“Noi in gioco per la Macroregione Adriatico Ionica”, trofeo internazionale di calcio giovanile

Noi in giocoANCONA – Dopo il successo delle edizioni 2013 e 2014, anche quest’anno il comitato promotore (tra cui segnaliamo l’Associazione Sportiva Giovane Ancona Calcio, l’Ufficio Scolastico Regionale delle Marche, la Regione Marche, il CONI delle Marche, il Segretariato per l’Iniziativa Adriatico Ionica, il Comune di Ancona, il Comune di Split, il settore sportivo e turistico dell’Arcidiocesi di Ancona-Osimo ed altri) organizzano l’evento sportivo, culturale e turistico “Noi in gioco per la Macroregione Adriatico Ionica” rivolto a giovani giocatori di calcio croati e italiani.

Si tratta di due tornei di calcio, disputati rispettivamente nelle città di Ancona e Spalato, con una formula che integra i momenti di gioco con l’incontro e l’approfondimento di alcune tematiche connesse alla Macroregione e al processo di coesione territoriale fra le comunità rivierasche. Il progetto è stato presentato questa mattina presso l’Arcidiocesi di Ancona-Osimo, alla presenza del cardinale Edoardo Menichelli.

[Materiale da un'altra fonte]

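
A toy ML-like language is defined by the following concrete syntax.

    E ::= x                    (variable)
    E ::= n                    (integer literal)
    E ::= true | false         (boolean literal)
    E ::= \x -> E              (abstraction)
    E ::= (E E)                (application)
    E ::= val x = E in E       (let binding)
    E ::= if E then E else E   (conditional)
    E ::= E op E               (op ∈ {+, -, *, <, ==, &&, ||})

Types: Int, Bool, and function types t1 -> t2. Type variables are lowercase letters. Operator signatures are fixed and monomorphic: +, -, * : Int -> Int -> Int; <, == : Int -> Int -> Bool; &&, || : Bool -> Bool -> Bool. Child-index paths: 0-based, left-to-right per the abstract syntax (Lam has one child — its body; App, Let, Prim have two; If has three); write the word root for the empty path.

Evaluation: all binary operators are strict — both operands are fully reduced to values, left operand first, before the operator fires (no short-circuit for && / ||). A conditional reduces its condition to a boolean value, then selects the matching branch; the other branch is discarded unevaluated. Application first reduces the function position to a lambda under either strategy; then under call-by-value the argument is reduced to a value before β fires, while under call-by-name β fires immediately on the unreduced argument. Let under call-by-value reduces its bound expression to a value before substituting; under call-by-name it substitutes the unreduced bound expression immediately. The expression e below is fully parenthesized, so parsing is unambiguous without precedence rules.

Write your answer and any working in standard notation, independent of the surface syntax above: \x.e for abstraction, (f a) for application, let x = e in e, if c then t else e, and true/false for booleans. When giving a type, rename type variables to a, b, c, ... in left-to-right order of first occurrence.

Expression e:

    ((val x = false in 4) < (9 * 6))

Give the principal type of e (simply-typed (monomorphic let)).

Answer: Bool

Working:
let x : Bool
  unify Int ~ Int
  unify Int ~ Int
  unify Int ~ Int
  unify Int ~ Int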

Hanno inoltre partecipato per l’Ufficio scolastico regionale – Direzione Generale Gianna Prapotnich e Michelangela Ionna, per la Regione Marche il responsabile settore sport Sandro Abelardi, l’assessore allo sport del Comune di Ancona, Andrea Guidotti;Annalisa Trasatti per il Museo Omero, per il Segretariato permanente Iniziativa Adriatico Ionica l’ ambasciatore Pigliapoco, per il Forum delle Camere di Commercio Giampieri, per il segretariato Forum città Adriatico-Ionio Grassini, per il Coni Marche Fabio Luna, per il Festival Adriatico Mediterraneo il direttore Seneca, per ASD Giovane Ancona Calcio Diego Franzoni e il presidente onorario Sergio Schiavoni, il vice sindaco del Comune di Arcevia Fiorenzo Quajani.

Al termine della conferenza stampa il Cardinale Menichelli ha autografato i palloni (foto) che saranno consegnati alle squadre come ricordo del torneo e come simbolo di pace e condivisione. Il tema scelto quest’anno riguarda in particolare il dialogo tra culture. Il torneo, durante la fase svolta in Italia (inizio settembre) sarà ospitato all’interno del Festival Adriatico Mediterraneo e affronterà le diverse prospettive del dialogo tra genti, culture, spiritualità di popoli e comunità adriatiche. Con la scelta di tale tema s’intende sottolineare la dimensione del dialogo tra le culture come strumento di integrazione / inclusione sociale ed economica.

Un tema sempre più attuale, reso ancora più urgente dal forte processo immigratorio originato dalla fuga di migliaia di profughi e richiedenti asilo, provenienti – attraverso il mare -dalle zone martoriate dalla guerra e dalla povertà. Un inarrestabile processo di globalizzazione che sgretola i confini degli stati e universalizza le risorse ma anche le criticità. In questo contesto, il dialogo nella società multietnica e multiculturale interreligiosa, diventa la condizione essenziale della convivenza civile, che allontana la diffidenza e la paura verso l’altro e rilancia il rispetto e la valorizzazione reciproca.